Na abertura do debate sobre uma década da sua governação e em um exercício de autoelogio, Ulisses Correia e Silva enalteceu hoje, no parlamento, a sua própria liderança à frente do Governo. E voltou a lembrar o condicionamento das crises para justificar as promessas não cumpridas e o que poderia ter feito e não fez.
O primeiro-ministro disse esta quarta-feira, 25, no parlamento, que o país tem uma liderança que tudo fez em momentos difíceis e segue com determinação no “caminho duro do desenvolvimento”. Ulisses Correia e Silva falava na abertura do debate sobre os dez anos da sua governação, um tema agendado pelo Partido Africano da Independência de Cabo Verde (PAICV).
Recorrendo, de novo, ao argumento das crises, com o qual tem procurado justificar as promessas não cumpridas e o que poderia ter feito e não fez, o primeiro-ministro salientou o que considera serem ganhos da sua governação.

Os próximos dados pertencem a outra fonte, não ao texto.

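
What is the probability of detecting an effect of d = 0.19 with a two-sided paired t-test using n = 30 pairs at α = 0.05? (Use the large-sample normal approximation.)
Power ≈ 0.18

Power calculation (paired t-test, normal approximation):
z_β = d · √n - z_{α/2}
z_β = 0.19 · √30 - 1.960
z_β = 0.19 · 5.477 - 1.960
z_β = -0.919

Power = Φ(z_β) = Φ(-0.919) ≈ 0.179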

“Face a secas severas continuadas, protegemos os agricultores, os criadores de animais e o rendimento das famílias rurais”, disse Ulisses Correia e Silva, acrescentando que o seu executivo investiu em “opções claras” para uma maior mobilização de água através da dessalinização e da reutilização segura de águas residuais, provocando – segundo o próprio - uma “massificação da rega gota-gota” e o reforço da conexão entre água e energias renováveis.

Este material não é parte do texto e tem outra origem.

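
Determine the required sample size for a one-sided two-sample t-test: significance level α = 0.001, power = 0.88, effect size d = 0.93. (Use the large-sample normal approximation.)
n = 43 per group

Sample size formula (two-sample t-test, normal approximation):
n = 2 · ((z_α + z_β) / d)²

z_α = 3.090 (for α = 0.001, one-sided)
z_β = 1.175 (for power = 0.88)
d = 0.93

n = 2 · ((3.090 + 1.175) / 0.93)²
n = 2 · (4.586)²
n ≈ 42.06
Round up to the next whole number: n = 43 per group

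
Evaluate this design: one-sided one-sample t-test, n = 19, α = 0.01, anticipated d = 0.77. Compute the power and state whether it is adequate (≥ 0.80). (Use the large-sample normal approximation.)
Power ≈ 0.85; the study is adequately powered (power ≥ 0.80)

Power calculation (one-sample t-test, normal approximation):
z_β = d · √n - z_α
z_β = 0.77 · √19 - 2.326
z_β = 0.77 · 4.359 - 2.326
z_β = 1.030

Power = Φ(z_β) = Φ(1.030) ≈ 0.848

Effect size d = 0.77 is medium by Cohen's convention (0.2/0.5/0.8).

Threshold: power ≥ 0.80 is conventionally adequate.
Power ≈ 0.85 → the study is adequately powered (power ≥ 0.80).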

As piores crises desde a Segunda Guerra Mundial
Para o chefe do Governo, os incentivos fiscais e financeiros aos agricultores permitiram que a área irrigada com o sistema gota-gota aumentasse significativamente, atingindo hoje 63 porcento (%), caminhando para 70%, em 2026, e com perspetiva de 100% em 2030.
“Definimos políticas e investimentos numa perspetiva de desenvolvimento do país a médio e longo prazo para ser mais resiliente e mais sustentável”, disse o primeiro-ministro.
Ulisses Correia e Silva disse, ainda, que o país enfrentou com sucesso as crises da pandemia da Covid-19, que segundo ele, foram as piores crises sanitárias, económicas e humanitárias desde a Segunda Guerra Mundial.
Segundo o chefe do Governo, o país soube fazer face à pandemia, salvando vidas, além de proteger pessoas, emprego e rendimento, evitando o colapso da economia.
Ainda no setor da saúde, Ulisses Correia e Silva disse que foram construídos cinco centros de saúde, e que sete outros estão em construção para reforçar os cuidados primários, e avançando que “os hospitais centrais estão hoje melhor preparados para respostas às doenças oncológicas, à doença renal crónica que já não provoca evacuação externa”.
Para o primeiro-ministro, os serviços de imagiologia, laboratórios clínicos e unidades de cuidados intensivos, constituem hoje uma realidade no Hospital Agostinho Neto, na Praia, e, em breve, no Hospital Baptista de Sousa, em São Vicente.
“A saúde é mais um exemplo de um compromisso com o ciclo transformacional do desenvolvimento de Cabo Verde, numa perspetiva de médio e longo prazo e não apenas um assunto de ciclo partidário ou de ciclo eleitoral”, considerou, ainda, Ulisses Correia e Silva.